12 October 2017

CATARSE

  
Poderíamos supor que, meio século após a publicação de The Velvet Underground & Nico, já saberíamos tudo acerca da banda de Lou Reed, John Cale, Christa Päffgen/Nico, Sterling Morrison e Maureen Tucker, da trajectória posterior de cada um deles e da influência que, nas décadas posteriores, exerceriam sobre incontáveis discípulos. E, no entanto, resta sempre um ou outro pormenor ainda por descobrir. Por exemplo, aquele que, na semana passada, o indispensável blog “Dangerous Minds” – baú de preciosidades insólitas e obscuras da cultura pop – recuperou do esquecimento: em 1993, vá lá saber-se porquê, a Dunlop Tyres (subsidiária da Goodyear) achou apropriado ilustrar musicalmente um filme publicitário destinado a promover os seus pneus “tested for the unexpected” com "Venus In Furs", dos Velvets.

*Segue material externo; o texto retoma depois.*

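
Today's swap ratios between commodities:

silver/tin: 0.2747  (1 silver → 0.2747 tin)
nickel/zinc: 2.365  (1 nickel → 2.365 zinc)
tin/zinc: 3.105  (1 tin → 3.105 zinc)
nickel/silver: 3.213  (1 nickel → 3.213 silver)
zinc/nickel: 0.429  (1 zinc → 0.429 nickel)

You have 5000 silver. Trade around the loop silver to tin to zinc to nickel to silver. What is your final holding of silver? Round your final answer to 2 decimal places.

5000 silver × 0.2747 = 1373.5 tin
1373.5 tin × 3.105 = 4264.7175 zinc
4264.7175 zinc × 0.429 = 1829.5638075 nickel
1829.5638075 nickel × 3.213 = 5878.3885134975 silver

5878.39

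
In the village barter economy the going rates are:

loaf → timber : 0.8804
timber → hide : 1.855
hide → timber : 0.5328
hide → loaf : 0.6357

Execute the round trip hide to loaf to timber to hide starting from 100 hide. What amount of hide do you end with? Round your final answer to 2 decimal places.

103.82

100 hide × 0.6357 = 63.57 loaf
63.57 loaf × 0.8804 = 55.967028 timber
55.967028 timber × 1.855 = 103.81883694 hide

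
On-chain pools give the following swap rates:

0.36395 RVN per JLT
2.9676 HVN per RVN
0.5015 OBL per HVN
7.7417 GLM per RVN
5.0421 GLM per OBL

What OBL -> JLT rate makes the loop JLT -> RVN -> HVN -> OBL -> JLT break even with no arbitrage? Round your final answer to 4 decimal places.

1.8462

Known legs of the cycle: 0.36395 × 2.9676 × 0.5015 = 0.54164909703
For no arbitrage the full-cycle product must be 1, so the missing rate is 1 / 0.54164909703 ≈ 1.846214.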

Exactamente: a canção de Lou Reed inspirada no clássico literário homónimo (1869) de Leopold Ritter von Sacher-Masoch (que, 17 anos depois, conduziria o psiquiatra Richard von Krafft-Ebing, em Psychopathia Sexualis, a propôr o conceito de “masoquismo”) como banda sonora de um minuto de imagens delirantemente surreais assinadas por Tony Kaye. 



Bastante menos anedótica será a gravação dos concertos de John Cale, a 6 de Março de 1983, em Bochum, e 14 de Outubro de 1984, em Essen, na Alemanha, para o Rockpalast, programa da rede de televisão WDR. Não sendo propriamente um segredo só acessível a círculos restritos de iniciados – vários excertos foram entrando e saindo do YouTube e conhecera já edição alemã em 2010 –, só agora, com esta caixa de 2 CD + 2 DVD, poderá, contudo, passar a gozar do estatuto de peça maior no cânone de Cale. O avassalador Music For a New Society havia sido publicado em 1982 e, acerca dele, confessaria mais tarde que “não era preciso sofrer tanto para gravar um disco, não era necessário partir as pernas para voltar a aprender a andar. Possuo dor que baste dentro de mim para não ter necessidade de a ampliar daquele modo“. Live At Rockpalast apanhá-lo-ia nessa altura em que cada concerto era um instante de violenta catarse sempre insuficiente, um aterrador psicodrama individual exibido em público. Nada nestas 37 faixas é tranquilizador mas o pesadelo da versão de “Heartbreak Hotel“ – após uma interpretação sonâmbula, Cale, aparentemente, sucumbindo a um surto psicótico, arranca a cobertura do chão do palco – dificilmente se esquece.